(The Center Square) – A western North Carolina nonprofit received a $10 million federal funding boost this week to help build a 40,000-square-foot green textile manufacturing hub in Burke County.
“We’re definitely excited to have the project for our region,” Tonia Stephenson, CEO of the Burke County Chamber of Commerce, told The Center Square. “It’s going to be a game changer.”
The Appalachian Regional Commission, an economic development effort involving the federal government and 13 state governments, awarded the grant for the new facility aimed at expanding capacity to produce what’s known as circular textiles. This means using textile waste to create new yarn used to make products at The Industrial Commons and elsewhere.

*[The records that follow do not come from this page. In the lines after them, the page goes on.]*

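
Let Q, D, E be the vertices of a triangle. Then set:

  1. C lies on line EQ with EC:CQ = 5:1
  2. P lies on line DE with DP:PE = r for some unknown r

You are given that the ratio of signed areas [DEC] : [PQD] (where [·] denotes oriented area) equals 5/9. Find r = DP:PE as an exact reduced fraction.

Assign Q = (0, 0), D = (1, 0), E = (0, 1) — the answer is frame-independent, so this choice is without loss of generality.
1. C lies on line EQ with EC:CQ = 5:1 ⇒ C = (0, 1/6)
2. With DP:PE = r, write λ = r/(r+1) so P = D + λ·(E−D); P is affine-linear in λ
Every point depending on P is an affine combination of P and λ-independent points, so each such coordinate is linear in λ; the λ² term in each signed area is a multiple of (E−D)×(E−D) = 0, so 2·[DEC] and 2·[PQD] are each linear in λ. Evaluating at λ=0 and λ=1:
  2·[DEC] = 5/6,   2·[PQD] = λ
So [DEC]:[PQD] = (5/6) / (λ). Setting this equal to 5/9:
  5/6 = 5/9·(λ)  ⇒  λ = 3/2
Then r = λ/(1−λ) = (3/2)/(-1/2) = -3. Check: with r = -3, P = (-1/2, 3/2) and [DEC]:[PQD] = 5/9 as required.

r = -3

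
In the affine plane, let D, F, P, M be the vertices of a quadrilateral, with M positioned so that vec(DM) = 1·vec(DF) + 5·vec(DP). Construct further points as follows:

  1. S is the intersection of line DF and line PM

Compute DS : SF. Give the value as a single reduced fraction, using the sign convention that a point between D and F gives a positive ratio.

Work in coordinates with D = (0, 0), F = (1, 0), P = (0, 1), M = (1, 5).
1. S is the intersection of line DF and line PM ⇒ S = (-1/4, 0)
S = D + t·(F−D) with t = -1/4, so DS:SF = t:(1−t) = -1/4:5/4

DS:SF = -1/5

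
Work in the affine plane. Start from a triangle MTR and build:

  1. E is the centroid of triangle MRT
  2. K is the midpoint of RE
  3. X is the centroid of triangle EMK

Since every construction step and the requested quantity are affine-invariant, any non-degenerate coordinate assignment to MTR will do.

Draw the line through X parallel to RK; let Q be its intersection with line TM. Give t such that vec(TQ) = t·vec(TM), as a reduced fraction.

Set M = (0, 0), T = (1, 0), R = (0, 1); any affine frame gives the same invariant.
1. E is the centroid of triangle MRT ⇒ E = (1/3, 1/3)
2. K is the midpoint of RE ⇒ K = (1/6, 2/3)
3. X is the centroid of triangle EMK ⇒ X = (1/6, 1/3)
through X parallel to RK: direction (1/6, -1/3); meets TM at Q = (1/3, 0)
Q = T + t·(M−T) with t = 2/3

t = 2/3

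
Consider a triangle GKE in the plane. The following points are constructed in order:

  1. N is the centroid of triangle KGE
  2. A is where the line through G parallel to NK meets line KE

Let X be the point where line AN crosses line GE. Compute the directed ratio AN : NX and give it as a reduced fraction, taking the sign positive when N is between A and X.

Set G = (0, 0), K = (1, 0), E = (0, 1); any affine frame gives the same invariant.
1. N is the centroid of triangle KGE ⇒ N = (1/3, 1/3)
2. A is where the line through G parallel to NK meets line KE ⇒ A = (2, -1)
line AN meets GE at X = (0, 3/5)
N = A + t·(X−A) with t = 5/6, so AN:NX = 5/6:1/6

AN:NX = 5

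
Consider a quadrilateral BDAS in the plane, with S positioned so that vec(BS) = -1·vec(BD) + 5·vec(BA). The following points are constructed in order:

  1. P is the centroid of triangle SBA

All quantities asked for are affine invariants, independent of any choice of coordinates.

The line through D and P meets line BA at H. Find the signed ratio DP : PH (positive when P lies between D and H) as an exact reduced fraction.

DP:PH = -4

Choose coordinates B = (0, 0), D = (1, 0), A = (0, 1), S = (-1, 5).
1. P is the centroid of triangle SBA ⇒ P = (-1/3, 2)
line DP meets BA at H = (0, 3/2)
P = D + t·(H−D) with t = 4/3, so DP:PH = 4/3:-1/3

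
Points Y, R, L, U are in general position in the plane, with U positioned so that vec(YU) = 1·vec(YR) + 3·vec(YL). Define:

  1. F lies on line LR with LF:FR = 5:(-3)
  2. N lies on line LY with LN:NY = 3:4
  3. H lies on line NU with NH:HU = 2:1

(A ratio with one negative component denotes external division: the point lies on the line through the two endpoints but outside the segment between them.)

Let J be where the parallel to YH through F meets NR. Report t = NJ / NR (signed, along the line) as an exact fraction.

t = 8/3

Work in coordinates with Y = (0, 0), R = (1, 0), L = (0, 1), U = (1, 3).
1. F lies on line LR with LF:FR = 5:(-3) ⇒ F = (5/2, -3/2)
2. N lies on line LY with LN:NY = 3:4 ⇒ N = (0, 4/7)
3. H lies on line NU with NH:HU = 2:1 ⇒ H = (2/3, 46/21)
through F parallel to YH: direction (2/3, 46/21); meets NR at J = (8/3, -20/21)
J = N + t·(R−N) with t = 8/3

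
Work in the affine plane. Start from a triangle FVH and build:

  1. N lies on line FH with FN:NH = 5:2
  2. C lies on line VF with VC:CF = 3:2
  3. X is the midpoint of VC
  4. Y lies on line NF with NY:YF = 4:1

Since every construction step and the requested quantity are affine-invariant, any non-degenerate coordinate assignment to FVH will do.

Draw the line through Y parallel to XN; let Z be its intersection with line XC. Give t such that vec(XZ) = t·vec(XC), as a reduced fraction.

t = 28/15

Set F = (0, 0), V = (1, 0), H = (0, 1); any affine frame gives the same invariant.
1. N lies on line FH with FN:NH = 5:2 ⇒ N = (0, 5/7)
2. C lies on line VF with VC:CF = 3:2 ⇒ C = (2/5, 0)
3. X is the midpoint of VC ⇒ X = (7/10, 0)
4. Y lies on line NF with NY:YF = 4:1 ⇒ Y = (0, 1/7)
through Y parallel to XN: direction (-7/10, 5/7); meets XC at Z = (7/50, 0)
Z = X + t·(C−X) with t = 28/15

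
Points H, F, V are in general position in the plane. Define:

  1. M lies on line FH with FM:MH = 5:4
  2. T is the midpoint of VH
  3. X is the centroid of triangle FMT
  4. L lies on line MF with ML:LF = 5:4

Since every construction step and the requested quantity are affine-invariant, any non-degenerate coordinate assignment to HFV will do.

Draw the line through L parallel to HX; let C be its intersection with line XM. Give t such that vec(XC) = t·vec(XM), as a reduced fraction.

t = 61/36

Assign H = (0, 0), F = (1, 0), V = (0, 1) — the answer is frame-independent, so this choice is without loss of generality.
1. M lies on line FH with FM:MH = 5:4 ⇒ M = (4/9, 0)
2. T is the midpoint of VH ⇒ T = (0, 1/2)
3. X is the centroid of triangle FMT ⇒ X = (13/27, 1/6)
4. L lies on line MF with ML:LF = 5:4 ⇒ L = (61/81, 0)
through L parallel to HX: direction (13/27, 1/6); meets XM at C = (407/972, -25/216)
C = X + t·(M−X) with t = 61/36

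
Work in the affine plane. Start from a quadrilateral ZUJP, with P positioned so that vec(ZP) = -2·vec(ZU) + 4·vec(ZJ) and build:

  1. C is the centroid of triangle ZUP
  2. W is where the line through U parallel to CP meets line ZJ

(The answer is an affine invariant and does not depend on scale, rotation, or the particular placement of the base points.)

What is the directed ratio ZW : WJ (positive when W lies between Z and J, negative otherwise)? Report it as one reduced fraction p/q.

Set Z = (0, 0), U = (1, 0), J = (0, 1), P = (-2, 4); any affine frame gives the same invariant.
1. C is the centroid of triangle ZUP ⇒ C = (-1/3, 4/3)
2. W is where the line through U parallel to CP meets line ZJ ⇒ W = (0, 8/5)
W = Z + t·(J−Z) with t = 8/5, so ZW:WJ = t:(1−t) = 8/5:-3/5

ZW:WJ = -8/3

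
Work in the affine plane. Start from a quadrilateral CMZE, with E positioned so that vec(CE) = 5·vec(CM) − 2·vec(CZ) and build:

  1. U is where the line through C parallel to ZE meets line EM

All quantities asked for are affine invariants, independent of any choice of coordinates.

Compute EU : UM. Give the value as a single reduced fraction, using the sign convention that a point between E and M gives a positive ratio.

EU:UM = -5/3

Assign C = (0, 0), M = (1, 0), Z = (0, 1), E = (5, -2) — the answer is frame-independent, so this choice is without loss of generality.
1. U is where the line through C parallel to ZE meets line EM ⇒ U = (-5, 3)
U = E + t·(M−E) with t = 5/2, so EU:UM = t:(1−t) = 5/2:-3/2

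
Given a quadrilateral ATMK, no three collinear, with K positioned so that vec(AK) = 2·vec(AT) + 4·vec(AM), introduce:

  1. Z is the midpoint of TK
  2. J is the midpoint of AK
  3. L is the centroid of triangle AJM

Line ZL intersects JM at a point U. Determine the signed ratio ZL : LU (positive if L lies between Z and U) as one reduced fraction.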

The Industrial Commons nonprofit focuses on scaling employee-owned businesses and industrial cooperatives. It’s home to three enterprises that have saved 1.8 million pounds of fabric from landfills over the last five years.
The funding will go toward developing the hub at the Innovation Campus, a 27-acre development that is at the former Drexel Heritage Furniture site in Morganton. Organizers say they expect to create 85 jobs across North and South Carolina and Tennessee, with 31 in North Carolina.

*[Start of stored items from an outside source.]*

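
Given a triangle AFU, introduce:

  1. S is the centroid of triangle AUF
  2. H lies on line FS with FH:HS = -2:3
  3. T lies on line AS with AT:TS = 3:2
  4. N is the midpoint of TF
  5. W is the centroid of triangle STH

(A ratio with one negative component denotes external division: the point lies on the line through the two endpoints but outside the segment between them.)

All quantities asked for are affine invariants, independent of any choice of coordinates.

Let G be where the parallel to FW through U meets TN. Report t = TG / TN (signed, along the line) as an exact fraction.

t = -2

Choose coordinates A = (0, 0), F = (1, 0), U = (0, 1).
1. S is the centroid of triangle AUF ⇒ S = (1/3, 1/3)
2. H lies on line FS with FH:HS = -2:3 ⇒ H = (7/3, -2/3)
3. T lies on line AS with AT:TS = 3:2 ⇒ T = (1/5, 1/5)
4. N is the midpoint of TF ⇒ N = (3/5, 1/10)
5. W is the centroid of triangle STH ⇒ W = (43/45, -2/45)
through U parallel to FW: direction (-2/45, -2/45); meets TN at G = (-3/5, 2/5)
G = T + t·(N−T) with t = -2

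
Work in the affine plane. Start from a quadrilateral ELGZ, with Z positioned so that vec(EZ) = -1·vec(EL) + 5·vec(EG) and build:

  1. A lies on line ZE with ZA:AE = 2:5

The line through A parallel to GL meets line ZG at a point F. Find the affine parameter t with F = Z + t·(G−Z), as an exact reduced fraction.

Work in coordinates with E = (0, 0), L = (1, 0), G = (0, 1), Z = (-1, 5).
1. A lies on line ZE with ZA:AE = 2:5 ⇒ A = (-5/7, 25/7)
through A parallel to GL: direction (1, -1); meets ZG at F = (-13/21, 73/21)
F = Z + t·(G−Z) with t = 8/21

t = 8/21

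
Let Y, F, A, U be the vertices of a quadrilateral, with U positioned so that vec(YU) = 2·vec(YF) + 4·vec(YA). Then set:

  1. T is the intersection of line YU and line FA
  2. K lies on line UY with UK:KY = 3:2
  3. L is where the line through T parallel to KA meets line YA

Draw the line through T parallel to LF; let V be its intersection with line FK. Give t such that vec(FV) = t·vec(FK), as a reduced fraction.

Assign Y = (0, 0), F = (1, 0), A = (0, 1), U = (2, 4) — the answer is frame-independent, so this choice is without loss of generality.
1. T is the intersection of line YU and line FA ⇒ T = (1/3, 2/3)
2. K lies on line UY with UK:KY = 3:2 ⇒ K = (4/5, 8/5)
3. L is where the line through T parallel to KA meets line YA ⇒ L = (0, 5/12)
through T parallel to LF: direction (1, -5/12); meets FK at V = (37/39, 16/39)
V = F + t·(K−F) with t = 10/39

t = 10/39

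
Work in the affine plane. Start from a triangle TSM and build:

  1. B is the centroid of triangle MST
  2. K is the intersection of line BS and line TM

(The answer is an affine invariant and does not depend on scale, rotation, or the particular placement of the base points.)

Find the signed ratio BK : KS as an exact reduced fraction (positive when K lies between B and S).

BK:KS = -1/3

Work in coordinates with T = (0, 0), S = (1, 0), M = (0, 1).
1. B is the centroid of triangle MST ⇒ B = (1/3, 1/3)
2. K is the intersection of line BS and line TM ⇒ K = (0, 1/2)
K = B + t·(S−B) with t = -1/2, so BK:KS = t:(1−t) = -1/2:3/2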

The federal grant, which was matched with funding from The Kendeda Fund, will be used for skilled training facilities, as well as incubator space for start-ups and scaling brands in the circular economy.

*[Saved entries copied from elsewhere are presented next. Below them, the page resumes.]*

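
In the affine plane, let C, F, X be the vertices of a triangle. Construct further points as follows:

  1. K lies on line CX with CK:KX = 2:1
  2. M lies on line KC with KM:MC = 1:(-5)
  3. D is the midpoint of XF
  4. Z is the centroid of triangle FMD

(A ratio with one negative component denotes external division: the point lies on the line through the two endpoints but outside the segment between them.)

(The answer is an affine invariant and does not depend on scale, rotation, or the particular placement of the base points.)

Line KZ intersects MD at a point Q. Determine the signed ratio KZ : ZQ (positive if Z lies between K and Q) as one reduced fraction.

KZ:ZQ = 2

Work in coordinates with C = (0, 0), F = (1, 0), X = (0, 1).
1. K lies on line CX with CK:KX = 2:1 ⇒ K = (0, 2/3)
2. M lies on line KC with KM:MC = 1:(-5) ⇒ M = (0, 5/6)
3. D is the midpoint of XF ⇒ D = (1/2, 1/2)
4. Z is the centroid of triangle FMD ⇒ Z = (1/2, 4/9)
line KZ meets MD at Q = (3/4, 1/3)
Z = K + t·(Q−K) with t = 2/3, so KZ:ZQ = 2/3:1/3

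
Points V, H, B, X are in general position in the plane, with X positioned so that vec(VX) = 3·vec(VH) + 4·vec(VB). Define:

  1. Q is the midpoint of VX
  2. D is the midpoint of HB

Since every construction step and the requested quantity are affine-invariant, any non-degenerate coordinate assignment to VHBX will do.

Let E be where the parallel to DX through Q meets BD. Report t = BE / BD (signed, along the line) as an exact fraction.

t = 11/12

Choose coordinates V = (0, 0), H = (1, 0), B = (0, 1), X = (3, 4).
1. Q is the midpoint of VX ⇒ Q = (3/2, 2)
2. D is the midpoint of HB ⇒ D = (1/2, 1/2)
through Q parallel to DX: direction (5/2, 7/2); meets BD at E = (11/24, 13/24)
E = B + t·(D−B) with t = 11/12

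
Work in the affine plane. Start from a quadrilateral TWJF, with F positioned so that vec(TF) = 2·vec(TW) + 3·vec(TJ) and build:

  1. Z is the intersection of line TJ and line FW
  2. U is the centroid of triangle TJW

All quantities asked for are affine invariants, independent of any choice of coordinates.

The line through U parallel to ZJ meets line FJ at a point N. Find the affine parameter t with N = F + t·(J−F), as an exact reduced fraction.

t = 5/6

Set T = (0, 0), W = (1, 0), J = (0, 1), F = (2, 3); any affine frame gives the same invariant.
1. Z is the intersection of line TJ and line FW ⇒ Z = (0, -3)
2. U is the centroid of triangle TJW ⇒ U = (1/3, 1/3)
through U parallel to ZJ: direction (0, 4); meets FJ at N = (1/3, 4/3)
N = F + t·(J−F) with t = 5/6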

With an additional $5 million appropriated by the General Assembly, The Industrial Commons will complete the design process for 3.5 acres of the site throughout 2024, with the goal of breaking ground by the end of the year.
Other funding for the project came from the Environmental Protection Agency, The Cannon Foundation, and the J.M. Kaplan Fund, as well as an anonymous donor who provided money to purchase the land in 2021. The fundraising goal for the first phase of the campus is $45.6 million. This includes 10 acres of site development and the new manufacturing hub. The Industrial Commons expects to develop the remaining 18 acres and construct three to four buildings over the next 10 years.
With the federal grant, The Industrial Commons has raised a total of $23.29 million, and spent $2.75 million, leaving about $22 million left to raise.
“This project speaks to true community collaboration,” Molly Hemstreet said in a statement. She’s co-executive director of The Industrial Commons. “We look forward to it being a transformational space for the Appalachian region and the innovative work we do in the textile and furniture sectors.”
The project is the latest in a turnaround in the region’s manufacturing and textile industries over the last decade, after many companies moved or shut down in the 1990s and early 2000s, Stephenson said.
“Over the last 10 years, we’ve brought back a lot of the manufacturers,” she said, “but the textile industry has not come back like the furniture industry did.”
The funding was part of a $227 million federal program in the infrastructure law approved by Congress in 2021.